The first step to organization is to stop using Webmail. If you’re using Yahoo!, Gmail or Live Mail just stop and switch to a desktop email client. Gmail is the most unorganized system and all of the stars, labels and unread counts won’t help you stay truly organized. There’s good news. If you switch to Apple Mail, Thunderbird, Outlook or Entourage, your “labels” will come with you and you’ll just have to configure some rules on the client side. Anyone that says they stay truly organized using Gmail has yet to show me how so until someone proves me wrong, I’m going to let you know that a dedicated mail client is the way to go. Another thing is, until Gmail announced an offline version of their system, there was no way to view existing email when you were away from a web connection. I can open up Outlook and view all 10 thousand items in my inbox and search them without an Internet connection. Gmail just recently gained that ability via a Google Labs plugin.

Let’s talk Email Subjects. I still get subjects that say, “Hi” or “our chat”. Until Apple’s Spotlight came along, organizing and searching emails like that was a real pain in the bum. I usually do a few common things in a header. I add a date to my header if I’m referencing a conversation I had with someone. Here are some examples of emails in my outbox with headers.
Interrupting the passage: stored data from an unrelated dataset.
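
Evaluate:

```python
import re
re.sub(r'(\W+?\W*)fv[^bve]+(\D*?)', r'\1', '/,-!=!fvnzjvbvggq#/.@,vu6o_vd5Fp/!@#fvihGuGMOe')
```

'/,-!=!vbvggq#/.@,vu6o_vd5Fp/!@#e'

A non-greedy quantifier consumes as few characters as it can — just enough that the remainder of the pattern still matches from where it stops; whatever follows it matches normally.
`\1` in the replacement pulls in group 1's text for each match.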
  1. Our Teens in Tech Conversation [1-30-09]
  2. Graphing Your Twitter Followers
  3. Twiistup 5 Flight Details[February 12th]
  4. New Version of Twhirl Released .8.8k
  5. iChat / iSight Bugs + Router Fix
  6. Yoono Widget Suggestion via Blog
  7. Recent Mentions of Justin.TV in Blogs

See how I was short, concise and dated some things that needed dates. Subjects are very important for a few reasons. When you’re sending a message to someone who has tons of email coming in on a daily basis, it’s best when they review their inbox that they can tell which items are important and which emails can be reviewed later. It’s also good because it improves search ability for later so you’re not stuck trying to find what email had those flight details to LA. The final benefit to subject organization is some common clients like Gmail and Mail.app for Mac have threaded conversations by subject. If every email you sent has the subject “hey” then Mail is going to have 4-5 months of messages in a single thread because they all have “hey” as the subject line. It’s confusing for you and the recipient.
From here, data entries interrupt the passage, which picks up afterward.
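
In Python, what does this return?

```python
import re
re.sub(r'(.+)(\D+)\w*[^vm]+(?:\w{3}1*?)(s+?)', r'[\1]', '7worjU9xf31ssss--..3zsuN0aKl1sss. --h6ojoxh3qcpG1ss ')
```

Pattern: one or more of any character (captured); then one or more of a non-digit (captured); then zero or more of a word character, then one or more of any character except [vm]; then exactly 3 of a word character, then zero or more of a literal '1' (lazy) (non-capturing group); then one or more of a literal 's' (lazy) (captured).
Each match is replaced using the text its own group 1 captured.

'[7worjU9xf31ssss--..3zsuN0aKl1sss. --h6ojoxh3q] '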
A final tip that will help all heavy email users is that you need to have folders. Folders are excellent. Send BACN (Facebook, Myspace and Twitter messages) to always go to this folder and have banking info from your bank and paypal go to another folder. I have dozens of rules that help my inbox feel lighter and once a day I review BACN and mark it all as read and I completely ignore those AT&T Wireless & Capital One emails (joking). I haven’t seen a single GMail user that doesn’t have less than 100 unread messages and there’s no single way to just view unread messages in Gmail. I have “Inbox Zero” every day of the year which means not a single message is unread and they’ve all been responded to by the time I go to bed. It’s important to my stress level and organizational level plus it adds professionalism when you’re not letting important emails slip past you.

So that’s my quick bit on Email organization. I’ll post more soon.

Comments 2
  1. I’d have to totally agree with the Imap and using desktop based clients. When I first got my windows phone I just quickly went to using POP3. But then after awhile I realized I was wasting so much time trying to fight between, Google’s web email for on the go. My pda and my Thunderbird client. When it came to deleting, sorting and keep everything synced, Imap saved the day. Though i can’t really think of a perfect way of organizing. The one thing I do is for the people or groups of people I email with the most I have to automatically go into their own folders/inbox, so not to have to look in my main inbox for everyone. And possibly using a search from time to time to really find that lost email. Also helps to not use your good email with sites you don’t trust, or use for forums. Just thought I’d add my thoughts and experience to this.